On of the most distinct differences between the policy of the Obama administration and that of the Bush administration is the policy on torture. President Obama has made it clear that the US government will not conduct torture under any circumstance. This is an issue I've struggled with for some time; there are compelling arguments on both sides of the debate and I'd like to take a brief look at them.
There have been many questions asked of the Bush Administration's torture and rendition policies. The CIA was given authority to abduct people considered threats to national security, transport them to secret facility, and torture them in order to extract information. Consequently, there are numerous legal issues which have arisen due to these practices:
1) It is a violation of US law to transport any person to any location for the purpose of torture;
2) It is a violation of the UN Convention against Torture, which began in June 1987;
3) A vast expanse of "gray area" with respect to US and international law.
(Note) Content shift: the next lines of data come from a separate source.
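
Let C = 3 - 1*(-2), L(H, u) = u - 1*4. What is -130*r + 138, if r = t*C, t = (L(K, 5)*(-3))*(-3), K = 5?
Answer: -5712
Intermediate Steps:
L(H, u) = -4 + u (L(H, u) = u - 4 = -4 + u)
C = 5 (C = 3 + 2 = 5)
t = 9 (t = ((-4 + 5)*(-3))*(-3) = (1*(-3))*(-3) = -3*(-3) = 9)
r = 45 (r = 9*5 = 45)
-130*r + 138 = -130*45 + 138 = -5850 + 138 = -5712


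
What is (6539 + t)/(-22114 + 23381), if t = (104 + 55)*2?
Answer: 6857/1267 ≈ 5.4120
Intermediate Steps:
t = 318 (t = 159*2 = 318)
(6539 + t)/(-22114 + 23381) = (6539 + 318)/(-22114 + 23381) = 6857/1267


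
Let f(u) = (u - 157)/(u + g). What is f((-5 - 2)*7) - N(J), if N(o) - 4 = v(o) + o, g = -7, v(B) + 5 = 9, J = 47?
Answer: -1437/28 ≈ -51.321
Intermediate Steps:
v(B) = 4 (v(B) = -5 + 9 = 4)
N(o) = 8 + o (N(o) = 4 + (4 + o) = 8 + o)
f(u) = (-157 + u)/(-7 + u) (f(u) = (u - 157)/(u - 7) = (-157 + u)/(-7 + u))
f((-5 - 2)*7) - N(J) = (-157 + (-5 - 2)*7)/(-7 + (-5 - 2)*7) - (8 + 47) = (-157 - 7*7)/(-7 - 7*7) - 1*55 = (-157 - 49)/(-7 - 49) - 55 = -206/(-56) - 55 = -1/56*(-206) - 55 = 103/28 - 55 = -1437/28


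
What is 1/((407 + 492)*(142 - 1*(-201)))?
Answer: 1/308357 ≈ 3.2430e-6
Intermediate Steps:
1/((407 + 492)*(142 - 1*(-201))) = 1/(899*(142 + 201)) = 1/(899*343) = 1/308357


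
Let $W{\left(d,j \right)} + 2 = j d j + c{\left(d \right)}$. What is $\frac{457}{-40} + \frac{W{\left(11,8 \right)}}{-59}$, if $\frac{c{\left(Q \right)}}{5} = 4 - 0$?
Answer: $- \frac{55843}{2360} \approx -23.662$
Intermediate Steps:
$c{\left(Q \right)} = 20$ ($c{\left(Q \right)} = 5 \left(4 - 0\right) = 5 \left(4 + 0\right) = 5 \cdot 4 = 20$)
$W{\left(d,j \right)} = 18 + d j^{2}$ ($W{\left(d,j \right)} = -2 + \left(j d j + 20\right) = -2 + \left(d j j + 20\right) = -2 + \left(d j^{2} + 20\right) = -2 + \left(20 + d j^{2}\right) = 18 + d j^{2}$)
$\frac{457}{-40} + \frac{W{\left(11,8 \right)}}{-59} = \frac{457}{-40} + \frac{18 + 11 \cdot 8^{2}}{-59} = 457 \left(- \frac{1}{40}\right) + \left(18 + 11 \cdot 64\right) \left(- \frac{1}{59}\right) = - \frac{457}{40} + \left(18 + 704\right) \left(- \frac{1}{59}\right) = - \frac{457}{40} + 722 \left(- \frac{1}{59}\right) = - \frac{457}{40} - \frac{722}{59} = - \frac{55843}{2360}$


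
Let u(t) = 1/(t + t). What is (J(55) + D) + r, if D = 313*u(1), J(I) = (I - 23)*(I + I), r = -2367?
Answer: 2619/2 ≈ 1309.5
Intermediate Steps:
u(t) = 1/(2*t)
J(I) = 2*I*(-23 + I) (J(I) = (-23 + I)*(2*I) = 2*I*(-23 + I))
D = 313/2 (D = 313*((½)/1) = 313*((½)*1) = 313*(½) = 313/2 ≈ 156.50)
(J(55) + D) + r = (2*55*(-23 + 55) + 313/2) - 2367 = (2*55*32 + 313/2) - 2367 = (3520 + 313/2) - 2367 = 7353/2 - 2367 = 2619/2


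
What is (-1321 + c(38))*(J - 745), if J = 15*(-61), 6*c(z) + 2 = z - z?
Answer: 6580240/3 ≈ 2.1934e+6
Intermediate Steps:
c(z) = -1/3 (c(z) = -1/3 + (z - z)/6 = -1/3 + (1/6)*0 = -1/3 + 0 = -1/3)
J = -915
(-1321 + c(38))*(J - 745) = (-1321 - 1/3)*(-915 - 745) = -3964/3*(-1660) = 6580240/3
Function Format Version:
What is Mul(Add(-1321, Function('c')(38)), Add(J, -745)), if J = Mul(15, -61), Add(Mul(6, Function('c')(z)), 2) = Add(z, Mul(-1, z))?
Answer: Rational(6580240, 3) ≈ 2.1934e+6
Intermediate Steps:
Function('c')(z) = Rational(-1, 3) (Function('c')(z) = Add(Rational(-1, 3), Mul(Rational(1, 6), Add(z, Mul(-1, z)))) = Add(Rational(-1, 3), Mul(Rational(1, 6), 0)) = Add(Rational(-1, 3), 0) = Rational(-1, 3))
J = -915
Mul(Add(-1321, Function('c')(38)), Add(J, -745)) = Mul(Add(-1321, Rational(-1, 3)), Add(-915, -745)) = Mul(Rational(-3964, 3), -1660) = Rational(6580240, 3)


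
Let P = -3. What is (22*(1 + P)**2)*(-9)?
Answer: -792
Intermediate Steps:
(22*(1 + P)**2)*(-9) = (22*(1 - 3)**2)*(-9) = (22*(-2)**2)*(-9) = (22*4)*(-9) = 88*(-9) = -792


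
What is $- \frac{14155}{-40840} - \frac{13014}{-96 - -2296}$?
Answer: $- \frac{12508769}{2246200} \approx -5.5689$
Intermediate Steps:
$- \frac{14155}{-40840} - \frac{13014}{-96 - -2296} = \left(-14155\right) \left(- \frac{1}{40840}\right) - \frac{13014}{-96 + 2296} = \frac{2831}{8168} - \frac{13014}{2200} = \frac{2831}{8168} - \frac{6507}{1100} = - \frac{12508769}{2246200}$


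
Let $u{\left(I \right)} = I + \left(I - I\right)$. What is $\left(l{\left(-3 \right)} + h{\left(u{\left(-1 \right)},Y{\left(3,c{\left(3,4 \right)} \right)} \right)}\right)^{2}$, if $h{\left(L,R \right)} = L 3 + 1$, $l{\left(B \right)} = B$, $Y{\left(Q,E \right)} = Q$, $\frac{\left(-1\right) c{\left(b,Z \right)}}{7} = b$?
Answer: $25$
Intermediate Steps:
$c{\left(b,Z \right)} = - 7 b$
$u{\left(I \right)} = I$ ($u{\left(I \right)} = I + 0 = I$)
$h{\left(L,R \right)} = 1 + 3 L$ ($h{\left(L,R \right)} = 3 L + 1 = 1 + 3 L$)
$\left(l{\left(-3 \right)} + h{\left(u{\left(-1 \right)},Y{\left(3,c{\left(3,4 \right)} \right)} \right)}\right)^{2} = \left(-3 + \left(1 + 3 \left(-1\right)\right)\right)^{2} = \left(-3 + \left(1 - 3\right)\right)^{2} = \left(-3 - 2\right)^{2} = \left(-5\right)^{2} = 25$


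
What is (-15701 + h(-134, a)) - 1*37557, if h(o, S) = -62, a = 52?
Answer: -53320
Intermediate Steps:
(-15701 + h(-134, a)) - 1*37557 = (-15701 - 62) - 1*37557 = -15763 - 37557 = -53320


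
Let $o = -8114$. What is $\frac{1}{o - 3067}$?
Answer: $- \frac{1}{11181} \approx -8.9437 \cdot 10^{-5}$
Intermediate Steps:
$\frac{1}{o - 3067} = \frac{1}{-8114 - 3067} = \frac{1}{-11181} = - \frac{1}{11181}$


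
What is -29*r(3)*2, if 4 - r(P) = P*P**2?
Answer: 1334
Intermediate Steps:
r(P) = 4 - P**3 (r(P) = 4 - P*P**2 = 4 - P**3)
-29*r(3)*2 = -29*(4 - 1*3**3)*2 = -29*(4 - 1*27)*2 = -29*(4 - 27)*2 = -(-667)*2 = -29*(-46) = 1334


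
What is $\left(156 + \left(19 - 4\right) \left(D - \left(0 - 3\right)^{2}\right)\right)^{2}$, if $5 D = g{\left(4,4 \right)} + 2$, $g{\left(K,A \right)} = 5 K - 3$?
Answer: $6084$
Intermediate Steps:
$g{\left(K,A \right)} = -3 + 5 K$
$D = \frac{19}{5}$ ($D = \frac{\left(-3 + 5 \cdot 4\right) + 2}{5} = \frac{\left(-3 + 20\right) + 2}{5} = \frac{17 + 2}{5} = \frac{1}{5} \cdot 19 = \frac{19}{5} \approx 3.8$)
$\left(156 + \left(19 - 4\right) \left(D - \left(0 - 3\right)^{2}\right)\right)^{2} = \left(156 + \left(19 - 4\right) \left(\frac{19}{5} - \left(0 - 3\right)^{2}\right)\right)^{2} = \left(156 + 15 \left(\frac{19}{5} - \left(-3\right)^{2}\right)\right)^{2} = \left(156 + 15 \left(\frac{19}{5} - 9\right)\right)^{2} = \left(156 + 15 \left(- \frac{26}{5}\right)\right)^{2} = \left(156 - 78\right)^{2} = 78^{2} = 6084$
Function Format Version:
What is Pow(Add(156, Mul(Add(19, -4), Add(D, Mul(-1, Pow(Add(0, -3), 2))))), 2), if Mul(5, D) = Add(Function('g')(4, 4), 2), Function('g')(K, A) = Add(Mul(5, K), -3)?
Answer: 6084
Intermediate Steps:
Function('g')(K, A) = Add(-3, Mul(5, K))
D = Rational(19, 5) (D = Mul(Rational(1, 5), Add(Add(-3, Mul(5, 4)), 2)) = Mul(Rational(1, 5), Add(Add(-3, 20), 2)) = Mul(Rational(1, 5), Add(17, 2)) = Mul(Rational(1, 5), 19) = Rational(19, 5) ≈ 3.8000)
Pow(Add(156, Mul(Add(19, -4), Add(D, Mul(-1, Pow(Add(0, -3), 2))))), 2) = Pow(Add(156, Mul(Add(19, -4), Add(Rational(19, 5), Mul(-1, Pow(Add(0, -3), 2))))), 2) = Pow(Add(156, Mul(15, Add(Rational(19, 5), Mul(-1, Pow(-3, 2))))), 2) = Pow(Add(156, Mul(15, Add(Rational(19, 5), Mul(-1, 9)))), 2) = Pow(Add(156, Mul(15, Add(Rational(19, 5), -9))), 2) = Pow(Add(156, Mul(15, Rational(-26, 5))), 2) = Pow(Add(156, -78), 2) = Pow(78, 2) = 6084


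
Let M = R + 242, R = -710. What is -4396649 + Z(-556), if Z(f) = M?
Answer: -4397117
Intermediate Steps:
M = -468 (M = -710 + 242 = -468)
Z(f) = -468
-4396649 + Z(-556) = -4396649 - 468 = -4397117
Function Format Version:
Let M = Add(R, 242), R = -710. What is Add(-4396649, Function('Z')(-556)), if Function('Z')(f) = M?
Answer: -4397117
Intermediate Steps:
M = -468 (M = Add(-710, 242) = -468)
Function('Z')(f) = -468
Add(-4396649, Function('Z')(-556)) = Add(-4396649, -468) = -4397117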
The reality is that the "War on Terror" is a conflict between various states (US, UK, etc.) and a transnational network of individuals who have designs to inflict harm upon civilians. Essentially, Al Qaeda and related networks are not subject to any kind of constitution, domestic law, or even international law. This means that they do not have to play by any certain set of rules, whereas we do.
This is where you saw the emergence of vague legal terms like "illegal combatant" emerge from the Bush administration, as it tried to establish some semblance of legal framework to deal with members of various terror networks. This is also part of the challenge of closing Guantanamo Bay: the creation of a legal framework to deal with an unprecedented scenario.
Anyhow, back to the question at hand. Let us suppose that you're the President of the United States and one of your advisors comes to you and says "we have detained someone whom we strongly believe to be involved in the successful transport of a nuclear device to the United States and we believe he knows where this device is." Your job as President is to protect the people of the United States, but it is also to uphold the law of the land. WHAT DO YOU DO!?
Do you violate US law and torture the guy? You're not certain he knows what you want to know and you're also not certain that anything he tells you is going to be factually correct. Torture is supposedly quite unreliable, although I am no expert.
You could try cutting a deal with the guy, offering him a pardon and extradition to another country if the information he gives you leads to the capture of the nuclear device. This doesn't seem likely because odds are that the dude is willing to die for his cause.
Finally, you could choose not to torture the guy and hope that your intelligence agencies will be able to locate and prevent the detonation of the nuclear device.
This is perhaps a more extreme scenario, since tens of thousands of American lives are at stake in the immediate future. But what about less-pressing cases? What if you're torturing a guy because you think he knows something that might be useful in the future?
There was a time, not long ago, when I believed that torture was a necessary evil when fighting an enemy such as Al Qaeda. How can you justify placing American lives in danger in order to protect one guy whom is your enemy? Ultimately I came to the same conclusion that President Obama has: our moral high ground is more important in the long run. What it all comes down to is whether or not we will lower ourselves to the level of the enemy. The true test of moral standing comes when you adhere to your principles, even in the difficult times.
Personally, I would like to see the international community establish a legal framework for dealing with the combatants of non-state actors like Al Qaeda. The globalized world has brought with it new challenges and global terror networks are one of them. My hope for the Obama administration is that it leads the charge in coming up with an acceptable, just, and effective means of dealing with issues in this vast expanse of legal and moral gray area.